フワリフワリと音もなく石畳の上に降り立ち、少女の背後に立つ。


『ねぇ。』


声をかけると少女は弾かれたように振り返り、零れ落ちんばかりに目を見開いた。


「貴女様は…?」


『助けが必要なのでしょう?私に何かできるかしら?』


「そんな…まさか…。」


少女は今にも泣きだしそうに眉尻を下げている。


もしかして、勘違いだった?

助けてなんて言ってない?


『呼んでないの?』


不安になって聞き返すと、少女は大きく横に首を振った。


「ご…ごめんなさいっ!うぅっ…っ…。」


とうとう泣き出した少女に笑いかけながら、ゆっくり問いかけた。


『何を謝るの?』



その時、轟音とともに部屋の壁が大きく崩れた。


どうやらここは高い塔の最上階だったらしい。


崩れた壁の向こうに見えるのは、沈んでいく2つの太陽。

空は鮮やかに染まり、すべてを朱く染めている。


見上げると、上空に竜のような生き物が旋回している。


『あれは、何?』


少女に視線を戻して尋ねると、蚊の鳴くような声で、竜神様と返答があった。


『…そう。あなた、あれに食べられることを望まれているの?』


こくこくとうなずく彼女に届くように、ゆっくりと、言葉を紡いだ。


『神は、生贄など必要としないわ。生きることを諦めてはだめよ。』


上空で旋回していた竜が咆哮とともに火を噴きだした。


少女の瞳には絶望しか浮かんでいない。


『あの竜は、火以外の攻撃をしてくるの?』


ふるふると頭を横に振って、彼女は答えた。


『そっか…。』



右手を左の肩あたりに翳すと、銀細工の腕輪から眩い光が漏れ出し、細工の中に描かれていた剣が具現化して右手に収まった。

刀身が真っ黒のその剣は、剣というよりは刀に見える。


戦い方を覚えている。


『私は、信じる。ここを切り抜けて、一緒に生きて帰れることを。』


だから、力を貸してね。

ふふふと笑いながら、優しく話しかけてみたけど、少女は驚いて固まってしまっている。


短く小さく詠唱しながら剣舞を舞う。


竜に向けて放つ。


誰にも溶かせない絶対零度のブレス。



太陽が沈み、朱く染まっていた空も、赤紫に色を変えている。


太陽が沈んだあたりをじっと眺めていると、後ろから少女がしがみついてきた。


わんわんと声をあげて泣く少女を抱き込み、背中をそっと撫でながら、もう大丈夫と繰り返した。

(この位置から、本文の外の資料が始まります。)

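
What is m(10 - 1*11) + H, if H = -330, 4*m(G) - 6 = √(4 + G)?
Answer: -657/2 + √3/4 ≈ -328.07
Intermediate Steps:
m(G) = 3/2 + √(4 + G)/4
m(10 - 1*11) + H = (3/2 + √(4 + (10 - 1*11))/4) - 330 = (3/2 + √(4 + (10 - 11))/4) - 330 = (3/2 + √(4 - 1)/4) - 330 = (3/2 + √3/4) - 330 = -657/2 + √3/4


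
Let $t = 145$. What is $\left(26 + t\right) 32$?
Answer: $5472$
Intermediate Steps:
$\left(26 + t\right) 32 = \left(26 + 145\right) 32 = 171 \cdot 32 = 5472$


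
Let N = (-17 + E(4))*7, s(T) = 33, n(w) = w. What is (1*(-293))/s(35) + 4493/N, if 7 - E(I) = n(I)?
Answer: -176983/3234 ≈ -54.726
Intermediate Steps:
E(I) = 7 - I
N = -98 (N = (-17 + (7 - 1*4))*7 = (-17 + (7 - 4))*7 = (-17 + 3)*7 = -14*7 = -98)
(1*(-293))/s(35) + 4493/N = (1*(-293))/33 + 4493/(-98) = -293*1/33 + 4493*(-1/98) = -293/33 - 4493/98 = -176983/3234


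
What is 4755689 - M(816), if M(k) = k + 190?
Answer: 4754683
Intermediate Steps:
M(k) = 190 + k
4755689 - M(816) = 4755689 - (190 + 816) = 4755689 - 1*1006 = 4755689 - 1006 = 4754683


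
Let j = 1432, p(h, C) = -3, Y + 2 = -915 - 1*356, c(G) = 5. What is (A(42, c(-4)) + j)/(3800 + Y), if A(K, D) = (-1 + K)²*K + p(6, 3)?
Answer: 72031/2527 ≈ 28.505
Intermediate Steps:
Y = -1273 (Y = -2 + (-915 - 1*356) = -2 + (-915 - 356) = -2 - 1271 = -1273)
A(K, D) = -3 + K*(-1 + K)² (A(K, D) = (-1 + K)²*K - 3 = K*(-1 + K)² - 3 = -3 + K*(-1 + K)²)
(A(42, c(-4)) + j)/(3800 + Y) = ((-3 + 42*(-1 + 42)²) + 1432)/(3800 - 1273) = ((-3 + 42*41²) + 1432)/2527 = ((-3 + 42*1681) + 1432)*(1/2527) = ((-3 + 70602) + 1432)*(1/2527) = (70599 + 1432)*(1/2527) = 72031*(1/2527) = 72031/2527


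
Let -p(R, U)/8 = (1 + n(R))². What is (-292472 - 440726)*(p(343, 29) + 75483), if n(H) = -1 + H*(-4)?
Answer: 10985937487622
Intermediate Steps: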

やがて泣き疲れて寝てしまった少女をそっと床に下ろし、崩れた壁の向こうを眺めた。


いくつもの星が出ていて、とても綺麗だ。



『…?』


塔の下のほうから、念の力を感じる。


左肩に手を翳して蔦を出現させると、塔の下まで伸ばしてその念を送ってくる何かを拾い上げた。


『…あなた。さっきの竜ね?』


力加減がうまくできなかったせいで、ブレスが直撃した竜の体は30cmほどまで縮み、凍り付いている。


『贖罪が必要かしら?謝る気はあるの?まぁ、許してもらえないと思うけど。』


そのまま、崩れた壁のあたりにオブジェと化した竜を放置し、少女の横に横たわると目を閉じた。